Abstract A098: Timeliness of Emergency Care for Intracerebral Hemorrhage Compared to Ischemic Stroke from 2015 to 2024: Insights from Get With the Guidelines-Stroke
Royan, R; Ikeaba, U; Alhanti, B; Stamm, B; Mac Grory, B; Prabhakaran, S; Maas, M; Chang, R; Fonarow, G; Messe, S; Mamer, L; Dhand, A ...
Published in: Stroke
There is minimal real-world data on whether stroke process quality metrics differ for intracerebral hemorrhage (ICH) and acute ischemic stroke (AIS) and if they have changed over time. Identifying and addressing these differences may inform targeted quality improvement initiatives to optimize acute stroke outcomes.
AIS and ICH patients admitted to Get With The Guidelines-Stroke participating hospitals from Jan 1, 2015 to June 30, 2024 who arrived by emergency medical services (EMS) were included. Outcomes included prehospital-based process metrics (EMS prenotification, last known well (LKW) and stroke symptom onset to ED arrival time) and ED-based metrics (door to ED physician assessment; door to stroke team activation; door to stroke team arrival; door to first stroke severity score; door to initial brain imaging order; and door to initial brain imaging report). Generalized estimating equations were used in logistic and linear regression models to evaluate the association between stroke type (ICH vs AIS) and outcomes, with sequential adjustment for patient demographics, medical history and presenting factors, and hospital characteristics. Temporal trends of prehospital care metrics were examined.

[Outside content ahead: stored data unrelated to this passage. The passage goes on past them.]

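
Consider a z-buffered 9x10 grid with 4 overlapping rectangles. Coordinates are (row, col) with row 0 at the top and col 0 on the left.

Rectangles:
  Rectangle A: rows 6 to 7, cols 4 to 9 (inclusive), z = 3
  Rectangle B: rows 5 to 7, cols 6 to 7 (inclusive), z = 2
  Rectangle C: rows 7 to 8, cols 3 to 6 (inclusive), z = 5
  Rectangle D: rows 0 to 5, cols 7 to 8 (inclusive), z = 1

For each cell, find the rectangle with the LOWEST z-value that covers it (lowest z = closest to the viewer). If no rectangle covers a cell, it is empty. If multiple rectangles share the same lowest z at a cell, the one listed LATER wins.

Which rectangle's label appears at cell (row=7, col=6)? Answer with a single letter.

Answer: B

Derivation:
Check cell (7,6):
  A: rows 6-7 cols 4-9 z=3 -> covers; best now A (z=3)
  B: rows 5-7 cols 6-7 z=2 -> covers; best now B (z=2)
  C: rows 7-8 cols 3-6 z=5 -> covers; best now B (z=2)
  D: rows 0-5 cols 7-8 -> outside (row miss)
Winner: B at z=2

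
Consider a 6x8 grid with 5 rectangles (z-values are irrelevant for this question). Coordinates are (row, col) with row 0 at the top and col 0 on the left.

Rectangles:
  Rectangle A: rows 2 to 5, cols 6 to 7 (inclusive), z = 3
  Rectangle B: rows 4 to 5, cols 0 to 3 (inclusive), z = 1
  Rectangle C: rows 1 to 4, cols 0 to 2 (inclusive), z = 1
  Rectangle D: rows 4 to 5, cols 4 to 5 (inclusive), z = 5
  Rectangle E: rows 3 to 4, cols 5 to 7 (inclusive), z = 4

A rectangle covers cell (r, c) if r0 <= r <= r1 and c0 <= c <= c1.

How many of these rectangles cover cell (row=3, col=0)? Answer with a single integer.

Answer: 1

Derivation:
Check cell (3,0):
  A: rows 2-5 cols 6-7 -> outside (col miss)
  B: rows 4-5 cols 0-3 -> outside (row miss)
  C: rows 1-4 cols 0-2 -> covers
  D: rows 4-5 cols 4-5 -> outside (row miss)
  E: rows 3-4 cols 5-7 -> outside (col miss)
Count covering = 1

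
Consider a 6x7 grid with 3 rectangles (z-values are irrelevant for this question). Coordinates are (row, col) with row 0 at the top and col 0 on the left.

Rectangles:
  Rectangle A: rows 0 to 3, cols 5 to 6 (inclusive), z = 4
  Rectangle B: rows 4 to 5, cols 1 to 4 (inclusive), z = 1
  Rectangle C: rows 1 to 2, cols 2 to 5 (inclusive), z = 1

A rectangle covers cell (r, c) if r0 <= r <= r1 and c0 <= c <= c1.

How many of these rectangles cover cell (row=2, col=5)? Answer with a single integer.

Answer: 2

Derivation:
Check cell (2,5):
  A: rows 0-3 cols 5-6 -> covers
  B: rows 4-5 cols 1-4 -> outside (row miss)
  C: rows 1-2 cols 2-5 -> covers
Count covering = 2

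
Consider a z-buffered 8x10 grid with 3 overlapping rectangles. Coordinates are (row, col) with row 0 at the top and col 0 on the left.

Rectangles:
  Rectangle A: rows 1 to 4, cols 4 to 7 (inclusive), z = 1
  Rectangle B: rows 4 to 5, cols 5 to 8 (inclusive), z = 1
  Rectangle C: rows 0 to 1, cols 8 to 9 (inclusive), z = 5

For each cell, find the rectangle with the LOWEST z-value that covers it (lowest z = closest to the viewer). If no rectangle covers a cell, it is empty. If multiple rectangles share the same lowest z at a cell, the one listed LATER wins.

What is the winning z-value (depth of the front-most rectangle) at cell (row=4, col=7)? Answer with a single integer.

Check cell (4,7):
  A: rows 1-4 cols 4-7 z=1 -> covers; best now A (z=1)
  B: rows 4-5 cols 5-8 z=1 -> covers; best now B (z=1)
  C: rows 0-1 cols 8-9 -> outside (row miss)
Winner: B at z=1

Answer: 1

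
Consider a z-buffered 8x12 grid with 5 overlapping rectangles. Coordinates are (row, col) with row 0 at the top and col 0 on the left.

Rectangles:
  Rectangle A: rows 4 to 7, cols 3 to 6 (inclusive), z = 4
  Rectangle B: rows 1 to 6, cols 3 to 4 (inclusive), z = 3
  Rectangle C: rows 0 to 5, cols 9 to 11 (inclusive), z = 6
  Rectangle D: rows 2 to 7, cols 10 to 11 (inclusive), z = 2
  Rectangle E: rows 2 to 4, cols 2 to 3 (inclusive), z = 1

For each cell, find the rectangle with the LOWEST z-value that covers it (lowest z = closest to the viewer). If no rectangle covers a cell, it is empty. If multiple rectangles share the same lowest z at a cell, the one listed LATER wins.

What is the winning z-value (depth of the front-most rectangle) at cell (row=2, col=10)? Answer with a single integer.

Check cell (2,10):
  A: rows 4-7 cols 3-6 -> outside (row miss)
  B: rows 1-6 cols 3-4 -> outside (col miss)
  C: rows 0-5 cols 9-11 z=6 -> covers; best now C (z=6)
  D: rows 2-7 cols 10-11 z=2 -> covers; best now D (z=2)
  E: rows 2-4 cols 2-3 -> outside (col miss)
Winner: D at z=2

Answer: 2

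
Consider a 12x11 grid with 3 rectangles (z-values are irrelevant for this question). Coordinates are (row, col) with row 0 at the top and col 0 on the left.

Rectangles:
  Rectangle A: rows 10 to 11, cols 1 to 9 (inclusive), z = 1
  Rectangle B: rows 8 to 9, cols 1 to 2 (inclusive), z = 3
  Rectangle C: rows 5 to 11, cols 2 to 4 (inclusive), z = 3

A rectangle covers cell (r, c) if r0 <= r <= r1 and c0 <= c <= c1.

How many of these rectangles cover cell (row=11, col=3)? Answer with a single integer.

Check cell (11,3):
  A: rows 10-11 cols 1-9 -> covers
  B: rows 8-9 cols 1-2 -> outside (row miss)
  C: rows 5-11 cols 2-4 -> covers
Count covering = 2

Answer: 2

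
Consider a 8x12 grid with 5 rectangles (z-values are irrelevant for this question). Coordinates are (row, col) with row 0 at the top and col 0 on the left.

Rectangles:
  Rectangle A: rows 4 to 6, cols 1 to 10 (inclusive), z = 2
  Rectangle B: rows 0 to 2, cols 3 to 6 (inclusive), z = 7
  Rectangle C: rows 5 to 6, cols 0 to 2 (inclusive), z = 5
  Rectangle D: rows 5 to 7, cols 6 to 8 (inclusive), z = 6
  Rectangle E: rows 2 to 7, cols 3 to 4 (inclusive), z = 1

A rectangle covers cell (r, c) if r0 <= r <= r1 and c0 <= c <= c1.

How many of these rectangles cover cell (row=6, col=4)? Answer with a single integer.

Check cell (6,4):
  A: rows 4-6 cols 1-10 -> covers
  B: rows 0-2 cols 3-6 -> outside (row miss)
  C: rows 5-6 cols 0-2 -> outside (col miss)
  D: rows 5-7 cols 6-8 -> outside (col miss)
  E: rows 2-7 cols 3-4 -> covers
Count covering = 2

Answer: 2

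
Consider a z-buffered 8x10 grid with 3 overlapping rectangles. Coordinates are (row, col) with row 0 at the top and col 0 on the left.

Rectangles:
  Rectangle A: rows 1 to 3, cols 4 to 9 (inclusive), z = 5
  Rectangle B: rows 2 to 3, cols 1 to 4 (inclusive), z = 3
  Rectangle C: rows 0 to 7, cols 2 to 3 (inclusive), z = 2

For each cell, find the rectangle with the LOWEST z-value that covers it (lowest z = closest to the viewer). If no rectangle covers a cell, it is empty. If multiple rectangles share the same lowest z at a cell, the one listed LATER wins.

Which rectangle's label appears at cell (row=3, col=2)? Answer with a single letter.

Check cell (3,2):
  A: rows 1-3 cols 4-9 -> outside (col miss)
  B: rows 2-3 cols 1-4 z=3 -> covers; best now B (z=3)
  C: rows 0-7 cols 2-3 z=2 -> covers; best now C (z=2)
Winner: C at z=2

Answer: C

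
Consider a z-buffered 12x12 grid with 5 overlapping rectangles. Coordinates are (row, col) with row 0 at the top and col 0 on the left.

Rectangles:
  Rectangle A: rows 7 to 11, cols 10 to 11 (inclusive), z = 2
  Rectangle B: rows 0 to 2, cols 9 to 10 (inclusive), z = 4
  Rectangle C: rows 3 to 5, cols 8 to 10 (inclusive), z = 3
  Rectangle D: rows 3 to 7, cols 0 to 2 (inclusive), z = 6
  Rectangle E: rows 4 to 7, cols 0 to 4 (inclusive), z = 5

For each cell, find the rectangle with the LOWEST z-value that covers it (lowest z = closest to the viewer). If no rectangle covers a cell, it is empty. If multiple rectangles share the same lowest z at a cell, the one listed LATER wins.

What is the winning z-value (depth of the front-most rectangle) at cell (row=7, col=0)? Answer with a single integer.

Check cell (7,0):
  A: rows 7-11 cols 10-11 -> outside (col miss)
  B: rows 0-2 cols 9-10 -> outside (row miss)
  C: rows 3-5 cols 8-10 -> outside (row miss)
  D: rows 3-7 cols 0-2 z=6 -> covers; best now D (z=6)
  E: rows 4-7 cols 0-4 z=5 -> covers; best now E (z=5)
Winner: E at z=5

Answer: 5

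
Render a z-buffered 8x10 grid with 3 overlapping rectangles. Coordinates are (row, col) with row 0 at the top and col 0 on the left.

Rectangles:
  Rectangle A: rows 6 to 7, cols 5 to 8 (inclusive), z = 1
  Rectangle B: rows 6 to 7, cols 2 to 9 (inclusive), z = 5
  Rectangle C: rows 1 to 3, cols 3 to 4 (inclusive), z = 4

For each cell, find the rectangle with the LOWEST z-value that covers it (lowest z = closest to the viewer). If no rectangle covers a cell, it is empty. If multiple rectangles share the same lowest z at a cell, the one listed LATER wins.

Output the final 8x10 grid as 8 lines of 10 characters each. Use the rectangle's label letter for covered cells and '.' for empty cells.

..........
...CC.....
...CC.....
...CC.....
..........
..........
..BBBAAAAB
..BBBAAAAB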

195,659 patients (N=31,464 with ICH; N=164,195 with AIS) from 195 hospitals were included. The median (IQR) NIHSS was 14 (6-23) for ICH vs 6 (2-13) for AIS (absolute standardized difference 69.4). ICH (vs AIS) was associated with higher odds of door to ED physician assessment ≤10 mins after adjusting for patient demographics (aOR 1.08, 95% CI 1.02, 1.14). This association reversed after adding adjustment for medical history and presenting factors (including NIHSS), and hospital characteristics (aOR 0.94, 95% CI 0.89, 0.99). A similar pattern was observed for door to initial brain imaging order ≤20 mins (demographic-adjusted: aOR 1.09, 95% CI 1.02, 1.16; fully adjusted with medical history and hospital characteristics: aOR 0.91, 95% CI 0.85, 0.97). Median LKW to arrival time increased by 32.5% for AIS (151 to 200 min; p < .0001) and 34.3% (108 min to 145 min; p < .0001) for ICH over the study period.
From 2015 to 2024, patients with ICH were less likely to achieve timely ED-based process metrics compared to patients with AIS, despite faster presentation to the ED. Future quality improvement initiatives should target these differences to ensure all patients with stroke receive time-sensitive care.